Chat with us live
The Regulator of Social Housing has released its latest regulatory judgements, with two associations achieving a governance upgrade, one being downgraded and one remaining G1/V1.
The good news came for GreenSquare and Livv Housing Group who had governance upgrades of G2 to G1 and G3 to G2 respectively.
GreenSquare were praised by the Regulator for being proactive and changing the nature of the board.
The Regulator said: "GreenSquare has enhanced the skills mix of its board and improved the quality of board reporting. This has facilitated improved oversight of health and safety compliance.
"It has also implemented recommendations from an independent review of governance, revising its risk management framework and strengthening its approach to managing and monitoring risks.
"Since the last regulatory judgement, GreenSquare has communicated material issues with the regulator in a proactive and timely way, which has led to greater transparency and improved co-regulation."
Welcoming the new judgement, GreenSquare's chief executive Ruth Cooke says: "We absolutely accepted the need for change that the previous regulatory judgement highlighted last year. Even before it was published, we had been focused on doing all that was necessary to ensure full legal compliance and, critically, the health and safety of our customers and colleagues.
"This new assessment by the regulator is testament to the efforts of all those involved in ensuring the successful delivery of the far-reaching improvement plan that we agreed with the regulator last year."
Another positive upgrade was for Livv Housing Group, who were downgraded to G4 a couple of years ago and have undertaken major work as a result. They have now moved to G2 and "simplified its governance and organisational structure".
The Regulator also praises the association for other changes, adding: "LHG has also implemented a new risk management framework to improve assurance that key risks are managed effectively.
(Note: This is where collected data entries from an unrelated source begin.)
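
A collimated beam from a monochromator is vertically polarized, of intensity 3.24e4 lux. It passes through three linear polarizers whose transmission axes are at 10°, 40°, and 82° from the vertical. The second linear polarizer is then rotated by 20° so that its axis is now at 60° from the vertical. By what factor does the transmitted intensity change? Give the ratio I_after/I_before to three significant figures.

I_new/I_old ≈ 0.858

Before rotation:
By Malus's law, I₁ = I₀ cos²(10° − 0°) = I₀ cos²(10°) = 0.9698 I₀.
I₂ = I₁ cos²(40° − 10°) = 0.9698 I₀ · cos²(30°) = 0.7274 I₀.
I₃ = I₂ cos²(82° − 40°) = 0.7274 I₀ · cos²(42°) = 0.4017 I₀.
After rotation:
I₁ = I₀ cos²(10° − 0°) = I₀ cos²(10°) = 0.9698 I₀.
I₂ = I₁ cos²(60° − 10°) = 0.9698 I₀ · cos²(50°) = 0.4007 I₀.
I₃ = I₂ cos²(82° − 60°) = 0.4007 I₀ · cos²(22°) = 0.3445 I₀.
Ratio = 0.3445 / 0.4017 = 0.8575.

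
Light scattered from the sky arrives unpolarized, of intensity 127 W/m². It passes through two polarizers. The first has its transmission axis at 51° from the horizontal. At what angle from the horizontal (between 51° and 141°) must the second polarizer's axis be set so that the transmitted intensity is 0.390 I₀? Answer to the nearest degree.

θ ≈ 79°

Unpolarized light through the first polarizer → I₁ = ½ I₀, now polarized at 51°.
Need I₂/I₀ = 0.39, so cos²(θ − 51°) = 0.39 / 0.5 = 0.78.
θ − 51° = arccos(√0.78) = 28.0°, giving θ ≈ 51 + 28.0 = 79.0°.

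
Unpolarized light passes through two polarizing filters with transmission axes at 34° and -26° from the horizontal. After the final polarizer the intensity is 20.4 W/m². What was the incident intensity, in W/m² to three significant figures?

I₀ ≈ 163 W/m²

Unpolarized light through the first polarizer → I₁ = ½ I₀, now polarized at 34°.
I₂ = I₁ cos²(-26° − 34°) = 0.5 I₀ · cos²(60°) = 0.125 I₀.
So 20.4 W/m² = 0.125 I₀, giving I₀ = 20.4/0.125 = 163.2 W/m².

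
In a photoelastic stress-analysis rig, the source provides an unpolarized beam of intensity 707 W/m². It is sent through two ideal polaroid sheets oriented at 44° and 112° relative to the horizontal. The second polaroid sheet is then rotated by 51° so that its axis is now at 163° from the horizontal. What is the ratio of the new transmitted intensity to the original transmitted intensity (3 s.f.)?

I_new/I_old ≈ 1.67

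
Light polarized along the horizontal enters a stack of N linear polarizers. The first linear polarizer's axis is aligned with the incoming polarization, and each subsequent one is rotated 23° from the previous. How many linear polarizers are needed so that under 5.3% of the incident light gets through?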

This includes new policies and procedures relating to statutory health and safety compliance, improved stock data and enhanced board reporting, through which it demonstrates statutory health and safety compliance.
"LHG has strengthened its governance arrangements through a refresh of its board and executive team; this has enabled more effective scrutiny and challenge of performance and risk reporting.
"Whilst the quality of reports has improved there remain further opportunities to enhance board reporting, recording of meetings and co-ordination of support to the Board."
Léann Hearn, Chief Executive at LHG, said: "Trust. Safety. Data. These three words are hugely powerful and have underpinned two years of change to get to G2 and to define a Livv that’s both for, and of, the future.
"We’ve left no stone unturned to get to the strongest data and processes possible and with a change to a regulated parent, we’ve put our purpose back at the core of the business, a housing provider that focuses on positive impact and flourishing communities."
However, it was not all positive news, with Incommunities Group (IGL) receiving a governance downgrade.
The Regulator said that "we have concluded that IGL needs to strengthen its risk management and control framework to ensure that it is managing key risks with an appropriate degree of effectiveness."
On the judgement, it added: "IGL self-reported that it had not implemented rule changes correctly, for two of its subsidiaries, in April 2018. The error was discovered in May 2020 when the provider was carrying out work relating to further governance changes and accounts approval processes.
"During the intervening two-year period it refinanced and issued a bond and as a result these two subsidiaries made incorrect certifications about their rules to lenders. IGL’s internal controls did not ensure that the new rules were implemented correctly or identify that it had not registered them with the Financial Conduct Authority.
"Since May 2020, IGL has worked with funders and lawyers to rectify the situation but the reliance on incorrect rules left IGL reliant on the goodwill of the group’s funders. IGL and the two subsidiaries had to ratify decisions made between April 2018 and May 2020, including in respect of its funding arrangements.
"IGL has commenced work to strengthen its internal control framework and is keeping the regulator informed of its progress."
Other judgements were for ForHousing, which the Regulator notes it is happy with but needs to "improve some aspects of its governance arrangements to support continued compliance."
The judgement adds: "ForHousing is taking further steps to strengthen internal controls and to improve the independence of its decision making. The group has appointed independent advisors to consider its current organisational structure and assess the extent to which it facilitates ForHousing’s delivery of its strategic objectives.
"The work of the independent advisors will include undertaking a full governance review to ensure that the ForHousing board has the right skills and experience to manage its risks.
"The ForHousing board has confirmed its intention to work with the regulator and to develop an action plan which reflects both the recommendations stemming from the review work and any other actions necessary to strengthen compliance. Further independent review will be required to provide the ForHousing board with assurance on the effectiveness of its actions and on its approach to transparency."
Sitting top of the class was Flagship Housing Group, who were awarded a G1/V1 rating, with no changes from the previous judgement.